Demek ki kaza ve kader, insanın iradesiyle yaptığı fiillerle çelişmediği gibi onu teyitte etmektedir. Zira bunun manası şudur: Böyle bir fiilin cebri ve irade dışı meydana gelmesi imkânsızdır. İlahi kaza ve kader, böyle bir fiile taalluk etmiştir. Bu fiil cebir ile ve irade dışı gerçekleşirse ilahi kaza ve kaderin aksine olur.[2]
3- İntiharın Hükmü
İntiharın her şekli haram ve günahtır. İmam Sadık’tan (a.s) nakledilen bir rivayette İmam şöyle buyurmaktadır: “Kim kasıtlı olarak canına kıyarsa sürekli olarak cehennem ateşinde kalacaktır.”[3]
İmam Bakır’ın (a.s) da şöyle buyurduğu rivayet edilir: “Mü’min biri her belaya duçar olabilir, her çeşit ölümle ölebilir, ama intihar etmez.”[4]
Demek ki hangi sebepten dolayı olursa olsun, intihar eden kimse büyük günah işlemiştir ve ahirette elemli bir azap görecektir.
4- Ölme Kastı Olmadan Tehdit Amaçlı İntihar Girişiminde Bulunmanın Hükmü
Bu konu iki kısma ayrılır:
a) İntihar edecekmiş gibi görünmek (ölüme neden olmasa bile), günah işleyecek gibi görünmek demek olup isyankârlara benzemek ve ilahi emirlere karşı duyarsız davranmaktır.

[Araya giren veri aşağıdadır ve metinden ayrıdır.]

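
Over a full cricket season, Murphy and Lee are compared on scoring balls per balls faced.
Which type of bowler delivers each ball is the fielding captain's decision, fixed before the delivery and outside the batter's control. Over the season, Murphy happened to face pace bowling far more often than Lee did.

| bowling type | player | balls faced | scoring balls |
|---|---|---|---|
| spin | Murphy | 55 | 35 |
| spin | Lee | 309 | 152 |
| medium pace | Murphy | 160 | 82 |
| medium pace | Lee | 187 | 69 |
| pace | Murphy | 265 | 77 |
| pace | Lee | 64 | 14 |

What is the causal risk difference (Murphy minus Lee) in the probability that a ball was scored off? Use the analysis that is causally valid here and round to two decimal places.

Murphy is higher inside every bowling type stratum but Lee is higher in aggregate. Whether to stratify depends on how bowling type relates to the player.
The imbalance in bowling type arose from how balls faced were allocated, not from anything the player did; and bowling type independently affects the outcome. The pooled gap is confounded — condition on bowling type.
Adjusting over the population distribution of bowling type: 0.350·(0.636−0.492) + 0.334·(0.512−0.369) + 0.316·(0.291−0.219) = +0.121.

+0.12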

b) İnsanın intihar teşebbüsü ölüm ile sonuçlanırsa o zaman; 1- Eğer tehdit şekli genelde ölümle sonuçlana şeylerden ise, örneğin bir binanın dördüncü katından kendisini atmışsa, bu durumda intihar kastı olmasa da böyle bir intihar şekli ölümle sonuçlanacağı için intihar sayılıyor ve hükmü intihar edenin hükmü ile aynıdır. 2- Eğer intihar şekli genelde ölümle sonuçlanmayan bir şekilde olur ve ölme kastı olmaz ise ama istemeyerek ölürse bu durumda böyle biri, intihar edecekmiş gibi görünerek Allah’ın emrine itina etmemişse de onun ahirette ki azabı birinci kısımda ki gibi olmayacaktır. Ona intihar etme hükmü verilmez. Bu yüzden azabının hafiflemesi söz konusudur. Çünkü hem gerçekten intihar kastı yoktu, hem de intihar şekli ölümle sonuçlanacak bir şekil değildi.

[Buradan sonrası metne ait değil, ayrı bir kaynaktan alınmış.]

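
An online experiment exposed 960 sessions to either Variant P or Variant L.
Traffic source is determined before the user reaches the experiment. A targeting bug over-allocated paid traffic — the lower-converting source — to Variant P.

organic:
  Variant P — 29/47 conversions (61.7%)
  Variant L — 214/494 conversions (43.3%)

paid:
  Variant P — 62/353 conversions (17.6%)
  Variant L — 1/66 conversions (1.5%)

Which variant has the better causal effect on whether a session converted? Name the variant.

Variant P

Within every traffic source level Variant P has the higher rate, yet pooled Variant L does — Simpson's reversal.
Traffic source satisfies the back-door criterion: it is not a descendant of the variant, and it blocks the spurious path from variant to outcome. Adjusting for it (i.e., using the within-traffic source rates) gives the causal effect.
Within each level — organic: 61.7% vs 43.3%; paid: 17.6% vs 1.5% — Variant P is higher every time.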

“Acaba tehdit amaçlı intihar, ilahi kaza ve kadere göre midir?” Sorusuna gelince yapılan açıklamalardan her şeyin ilahi kaza ve kaderin idaresinde olduğu ve insanın iradesiyle çelişmediği görülmektedir. Yani insanın ister ciddi bir şekilde intihar etme kastı olsun, ister olmasın her şey Allah’ın kaza ve kaderindedir. Ama ikisinin ahiret azabı farklıdır. Çünkü amelin ahirette ki sonucu, onun insana ne ölçüde bağlı olduğuna göredir. Ortada ciddi bir kasıt yoksa ve amel de genelde ölümle sonuçlanmıyorsa amel insana daha az bağlıdır, bu yüzden cezası da daha az olacaktır.